I wish I could say I love my job..
How the guys in blue that work for our modern emergency response teams can go thru life, and remain sane is one of the bigger questions of life. Imagine all the shit they see at work.
I really wish I could say I love my job. But I don’t. It is not me. But today [at least] it got exciting when some poor woman collapsed just two meters away from where I was standing.
Too sad the only excitement at work should be on someone else being unlucky and getting seriously ill.
What intrigues me the most when things like this happen is how people react. If they react that is.
Some people just stand still and do nothing.
Others run around like chickens without heads.
Others sneak away trying to not get involved.
Myself? I get surprisingly focused and quick thinking.
So I call for my bosses: we have a serious emergency at my location please call an ambulance.
And this is where the drama really begins. We actually made that phone call twice!
For sure it can be that ambulances are far away and or busy with something else.
But to have to wait for nearly 40 minutes for them to respond to a person with a really serious condition doesn’t feel right.
I just hope she’ll be ok. Being an ex aviator I also wish we had some kind of debriefing.
Like the one I had with the good doctor in the link I dropped above. Cause everybody react different on things like this. Everybody are not strong enough to just shake real life drama and trauma of their shoulders.
How the guys in blue that work for our modern emergency response teams can go thru life, and remain sane is one of the bigger questions of life. Imagine all the shit they see at work.
Everyday.
Day in, day out.
Year in, year out.
I said it before, and will stick to it. The men and women in blue are real life heroes.

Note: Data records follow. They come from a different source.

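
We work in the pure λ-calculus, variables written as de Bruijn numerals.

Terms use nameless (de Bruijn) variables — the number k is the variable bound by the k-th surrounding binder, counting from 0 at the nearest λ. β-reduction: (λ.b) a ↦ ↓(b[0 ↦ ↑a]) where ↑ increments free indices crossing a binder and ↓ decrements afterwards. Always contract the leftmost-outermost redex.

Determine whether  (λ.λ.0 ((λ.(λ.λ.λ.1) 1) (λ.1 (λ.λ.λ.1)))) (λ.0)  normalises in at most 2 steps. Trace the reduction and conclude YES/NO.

Answer: NO — after 2 steps the term is λ.0 ((λ.λ.λ.1) 0), not yet normal

Working:
  start: (λ.λ.0 ((λ.(λ.λ.λ.1) 1) (λ.1 (λ.λ.λ.1)))) (λ.0)
  →1  λ.0 ((λ.(λ.λ.λ.1) 1) (λ.1 (λ.λ.λ.1)))
  →2  λ.0 ((λ.λ.λ.1) 0)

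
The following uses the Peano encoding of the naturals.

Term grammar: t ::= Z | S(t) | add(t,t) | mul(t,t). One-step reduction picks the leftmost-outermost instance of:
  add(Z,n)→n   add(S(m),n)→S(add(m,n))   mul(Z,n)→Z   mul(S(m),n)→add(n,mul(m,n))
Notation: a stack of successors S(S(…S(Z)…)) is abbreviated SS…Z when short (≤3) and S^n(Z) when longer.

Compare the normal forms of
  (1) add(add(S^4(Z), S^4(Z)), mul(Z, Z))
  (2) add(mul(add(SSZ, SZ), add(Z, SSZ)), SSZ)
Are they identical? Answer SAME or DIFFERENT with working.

Term A:
  start: add(add(S^4(Z), S^4(Z)), mul(Z, Z))
  step 1: add(S(add(SSSZ, S^4(Z))), mul(Z, Z))
  step 2: S(add(add(SSSZ, S^4(Z)), mul(Z, Z)))
  step 3: S(add(S(add(SSZ, S^4(Z))), mul(Z, Z)))
  step 4: S(S(add(add(SSZ, S^4(Z)), mul(Z, Z))))
  step 5: S(S(add(S(add(SZ, S^4(Z))), mul(Z, Z))))
  step 6: S(S(S(add(add(SZ, S^4(Z)), mul(Z, Z)))))
  step 7: S(S(S(add(S(add(Z, S^4(Z))), mul(Z, Z)))))
  step 8: S(S(S(S(add(add(Z, S^4(Z)), mul(Z, Z))))))
  step 9: S(S(S(S(add(S^4(Z), mul(Z, Z))))))
  step 10: S(S(S(S(S(add(SSSZ, mul(Z, Z)))))))
  step 11: S(S(S(S(S(S(add(SSZ, mul(Z, Z))))))))
  step 12: S(S(S(S(S(S(S(add(SZ, mul(Z, Z)))))))))
  step 13: S(S(S(S(S(S(S(S(add(Z, mul(Z, Z))))))))))
  step 14: S(S(S(S(S(S(S(S(mul(Z, Z)))))))))
  step 15: S^8(Z)

Term B:
  start: add(mul(add(SSZ, SZ), add(Z, SSZ)), SSZ)
  step 1: add(mul(S(add(SZ, SZ)), add(Z, SSZ)), SSZ)
  step 2: add(add(add(Z, SSZ), mul(add(SZ, SZ), add(Z, SSZ))), SSZ)
  step 3: add(add(SSZ, mul(add(SZ, SZ), add(Z, SSZ))), SSZ)
  step 4: add(S(add(SZ, mul(add(SZ, SZ), add(Z, SSZ)))), SSZ)
  step 5: S(add(add(SZ, mul(add(SZ, SZ), add(Z, SSZ))), SSZ))
  step 6: S(add(S(add(Z, mul(add(SZ, SZ), add(Z, SSZ)))), SSZ))
  step 7: S(S(add(add(Z, mul(add(SZ, SZ), add(Z, SSZ))), SSZ)))
  step 8: S(S(add(mul(add(SZ, SZ), add(Z, SSZ)), SSZ)))
  step 9: S(S(add(mul(S(add(Z, SZ)), add(Z, SSZ)), SSZ)))
  step 10: S(S(add(add(add(Z, SSZ), mul(add(Z, SZ), add(Z, SSZ))), SSZ)))
  step 11: S(S(add(add(SSZ, mul(add(Z, SZ), add(Z, SSZ))), SSZ)))
  step 12: S(S(add(S(add(SZ, mul(add(Z, SZ), add(Z, SSZ)))), SSZ)))
  step 13: S(S(S(add(add(SZ, mul(add(Z, SZ), add(Z, SSZ))), SSZ))))
  step 14: S(S(S(add(S(add(Z, mul(add(Z, SZ), add(Z, SSZ)))), SSZ))))
  step 15: S(S(S(S(add(add(Z, mul(add(Z, SZ), add(Z, SSZ))), SSZ)))))
  step 16: S(S(S(S(add(mul(add(Z, SZ), add(Z, SSZ)), SSZ)))))
  step 17: S(S(S(S(add(mul(SZ, add(Z, SSZ)), SSZ)))))
  step 18: S(S(S(S(add(add(add(Z, SSZ), mul(Z, add(Z, SSZ))), SSZ)))))
  step 19: S(S(S(S(add(add(SSZ, mul(Z, add(Z, SSZ))), SSZ)))))
  step 20: S(S(S(S(add(S(add(SZ, mul(Z, add(Z, SSZ)))), SSZ)))))
  step 21: S(S(S(S(S(add(add(SZ, mul(Z, add(Z, SSZ))), SSZ))))))
  step 22: S(S(S(S(S(add(S(add(Z, mul(Z, add(Z, SSZ)))), SSZ))))))
  step 23: S(S(S(S(S(S(add(add(Z, mul(Z, add(Z, SSZ))), SSZ)))))))
  step 24: S(S(S(S(S(S(add(mul(Z, add(Z, SSZ)), SSZ)))))))
  step 25: S(S(S(S(S(S(add(Z, SSZ)))))))
  step 26: S^8(Z)

Answer: SAME — A ⇓ S^8(Z), B ⇓ S^8(Z)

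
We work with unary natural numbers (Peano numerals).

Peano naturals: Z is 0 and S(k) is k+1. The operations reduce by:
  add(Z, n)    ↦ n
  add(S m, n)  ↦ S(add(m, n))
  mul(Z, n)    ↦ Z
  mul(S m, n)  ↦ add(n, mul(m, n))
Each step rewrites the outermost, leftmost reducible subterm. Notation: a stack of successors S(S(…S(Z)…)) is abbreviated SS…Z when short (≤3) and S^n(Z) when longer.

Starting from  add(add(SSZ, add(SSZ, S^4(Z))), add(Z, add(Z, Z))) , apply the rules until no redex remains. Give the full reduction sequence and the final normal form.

  start: add(add(SSZ, add(SSZ, S^4(Z))), add(Z, add(Z, Z)))
  [1] add(S(add(SZ, add(SSZ, S^4(Z)))), add(Z, add(Z, Z)))
  [2] S(add(add(SZ, add(SSZ, S^4(Z))), add(Z, add(Z, Z))))
  [3] S(add(S(add(Z, add(SSZ, S^4(Z)))), add(Z, add(Z, Z))))
  [4] S(S(add(add(Z, add(SSZ, S^4(Z))), add(Z, add(Z, Z)))))
  [5] S(S(add(add(SSZ, S^4(Z)), add(Z, add(Z, Z)))))
  [6] S(S(add(S(add(SZ, S^4(Z))), add(Z, add(Z, Z)))))
  [7] S(S(S(add(add(SZ, S^4(Z)), add(Z, add(Z, Z))))))
  [8] S(S(S(add(S(add(Z, S^4(Z))), add(Z, add(Z, Z))))))
  [9] S(S(S(S(add(add(Z, S^4(Z)), add(Z, add(Z, Z)))))))
  [10] S(S(S(S(add(S^4(Z), add(Z, add(Z, Z)))))))
  [11] S(S(S(S(S(add(SSSZ, add(Z, add(Z, Z))))))))
  [12] S(S(S(S(S(S(add(SSZ, add(Z, add(Z, Z)))))))))
  [13] S(S(S(S(S(S(S(add(SZ, add(Z, add(Z, Z))))))))))
  [14] S(S(S(S(S(S(S(S(add(Z, add(Z, add(Z, Z)))))))))))
  [15] S(S(S(S(S(S(S(S(add(Z, add(Z, Z))))))))))
  [16] S(S(S(S(S(S(S(S(add(Z, Z)))))))))
  [17] S^8(Z)

Answer: normal form = S^8(Z)  (in 17 steps)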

And for me, I am not much of a hero.
I go to work, I do the things I am expected to do.
No more, no less.
But, I have a dream. Part of the dream is why I am writing my blog. My dream is to reclaim my career in media.
Not as much as the photographer I used to be that was writing on the side. But the other way around, as in becoming a writer with photography on the side.
I am also sketching on a podcast series for another project of mine. On paper it feels like a good idea. How to execute it feels like a complete other story. I am also thinking of connecting a smaller podcast to Saving Memories.